Under the so-called “80-20 agreement,” adopted in 1995, the conference allocates 80% of the East German proceeds to organizations that assist needy survivors and 20% to programs in Holocaust education and documentation. They include a research database at the Israel national Holocaust memorial Yad Vashem, various teacher-training programs and an archival effort aimed at helping Nazi-era insurance policy holders document their restitution claims.

Such allocations last year totaled $17 million, or about 2% of total Claims Conference funds.

The 80-20 policy has come under increasing fire over the past year. At the urging of the Holocaust Survivors Foundation, some Jewish federation leaders and the Jewish Council for Public Affairs, a national council representing Jewish public-policy groups, have spoken out for diverting the funds to meet survivors’ needs.

Critics say the Claims Conference should spend all available funds on survivors. They point to studies indicating that growing numbers of American survivors are frail, elderly, poor and lack adequate care.

The conference’s defenders counter that while its first duty is to survivors, it has an additional duty to preserve the memory of the victims.

Defenders also argue that the German properties confiscated by the Nazis and unclaimed by living survivors or heirs rightfully belong to the Jewish people worldwide, not simply to other survivors.

A year ago, the president of the Claims Conference, Rabbi Israel Singer, caused a sensation with an article in the journal Sh’ma that said that the conference should use some funds to create a new foundation for the “future needs of the Jewish people,” including general Jewish education as well as Holocaust studies.

That proposal has been endorsed by officials of the Jewish Agency for Israel, the Conference of European Rabbis and others.

Since Singer’s call, however, pressure has been building on the Claims Conference to scrap its 80-20 policy and direct all funds toward survivors’ needs.

Estimates of the number of survivors in the United States range from 127,000 to 145,000. It is believed that about 40% of them cannot afford adequate healthcare.

Last year, the Association of Jewish Family and Children’s Agencies delivered a study to the judge overseeing the Holocaust-era insurance settlements case saying it would take $30 million annually to meet the healthcare needs of needy survivors in the United States.

Claims Conference officials say that only about 10% of all survivors live in America. Conference assistance is also directed toward needy and frail Jewish elderly in the former Soviet Union, particularly in Ukraine, where tens of thousands of Jewish seniors are destitute and receive no government assistance. The conference defines such people as survivors because they lived through the Nazi occupation.

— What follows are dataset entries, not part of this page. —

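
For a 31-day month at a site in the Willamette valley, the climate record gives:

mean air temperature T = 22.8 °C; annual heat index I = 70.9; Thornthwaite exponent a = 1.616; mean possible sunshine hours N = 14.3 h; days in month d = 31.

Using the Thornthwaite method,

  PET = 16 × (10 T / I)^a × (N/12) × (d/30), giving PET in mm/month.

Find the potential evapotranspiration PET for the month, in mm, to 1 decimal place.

10T/I = 10 × 22.8 / 70.9 = 3.2158
(10T/I)^a = 3.2158^1.616 = 6.6036
Uncorrected PET = 16 × 6.6036 = 105.658 mm
Correction = (N/12)(d/30) = (14.3/12)(31/30) = 1.2314
PET = 105.658 × 1.2314 = 130.107 mm/month

130.1 mm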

American survivor groups counter that as many as half spent the war years away from the occupation zone and thus should not be eligible for such survivor assistance.

In advance of this week’s board vote, the Claims Conference solicited written views from board members and dozens of others, including survivor groups. Most endorsed the 80-20 policy, while a handful, mainly American and Israeli survivor associations, called it “unconscionable.”

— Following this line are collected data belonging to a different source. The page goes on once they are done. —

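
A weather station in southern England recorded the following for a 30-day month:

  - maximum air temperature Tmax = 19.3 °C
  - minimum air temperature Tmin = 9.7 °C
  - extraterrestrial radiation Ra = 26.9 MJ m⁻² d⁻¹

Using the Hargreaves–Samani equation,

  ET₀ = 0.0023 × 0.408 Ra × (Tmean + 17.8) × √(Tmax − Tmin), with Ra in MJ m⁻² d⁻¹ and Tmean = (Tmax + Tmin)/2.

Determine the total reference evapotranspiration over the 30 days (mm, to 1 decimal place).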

Natan Sharansky, Israel’s minister for world Jewish affairs, addressed the conference board this week and endorsed funding for Holocaust education. Interviewed shortly before the vote, he said that in addition to the Claims Conference, other bodies — particularly federated Jewish philanthropies — should also help needy survivors: “If there are increasing needs, it is the role of the Jewish people to meet these needs.”

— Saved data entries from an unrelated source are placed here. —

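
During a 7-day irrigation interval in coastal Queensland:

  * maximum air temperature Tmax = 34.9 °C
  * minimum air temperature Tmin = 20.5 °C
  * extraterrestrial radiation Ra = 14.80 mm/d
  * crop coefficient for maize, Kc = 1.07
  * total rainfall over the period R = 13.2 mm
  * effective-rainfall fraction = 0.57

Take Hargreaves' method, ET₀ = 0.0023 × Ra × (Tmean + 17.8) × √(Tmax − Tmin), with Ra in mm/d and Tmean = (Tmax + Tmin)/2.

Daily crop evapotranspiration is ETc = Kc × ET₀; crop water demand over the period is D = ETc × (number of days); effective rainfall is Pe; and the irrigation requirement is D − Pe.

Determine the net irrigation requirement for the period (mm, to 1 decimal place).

36.5 mm

Tmean = (34.9 + 20.5)/2 = 27.70 °C
ET₀ = 0.0023 × 14.80 × (27.70 + 17.8) × √14.4 = 0.0023 × 14.80 × 45.50 × 3.7947 = 5.8773 mm/d
ETc = Kc × ET₀ = 1.07 × 5.8773 = 6.2887 mm/d
Crop demand D = ETc × 7 d = 6.2887 × 7 = 44.021 mm
Pe = 0.57 × 13.2 = 7.524 mm
D − Pe = 44.021 − 7.524 = 36.497 mm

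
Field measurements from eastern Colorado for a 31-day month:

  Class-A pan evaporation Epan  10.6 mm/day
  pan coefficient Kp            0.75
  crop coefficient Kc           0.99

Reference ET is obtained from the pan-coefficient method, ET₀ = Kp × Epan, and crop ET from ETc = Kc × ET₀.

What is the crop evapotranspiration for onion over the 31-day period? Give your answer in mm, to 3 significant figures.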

The United Jewish Communities, representing federated Jewish philanthropies, convened a panel earlier this month that invited both sides to make their cases. In a letter to the conference afterward, UJC officials offered to work together to explore how federations could help in “meeting human service needs.”

UJC officials also said that the organization would “pursue discussion” with the overseer of the Swiss banks settlement “to explore possibilities of funds from that source.”

Nobel Prize-winning author Elie Wiesel, who addressed the conference this week, called the controversy “an honest debate” but said he would “shy away” from taking sides.

“We can afford to do both,” Wiesel told the conference Tuesday, referring to education and aid for the needy.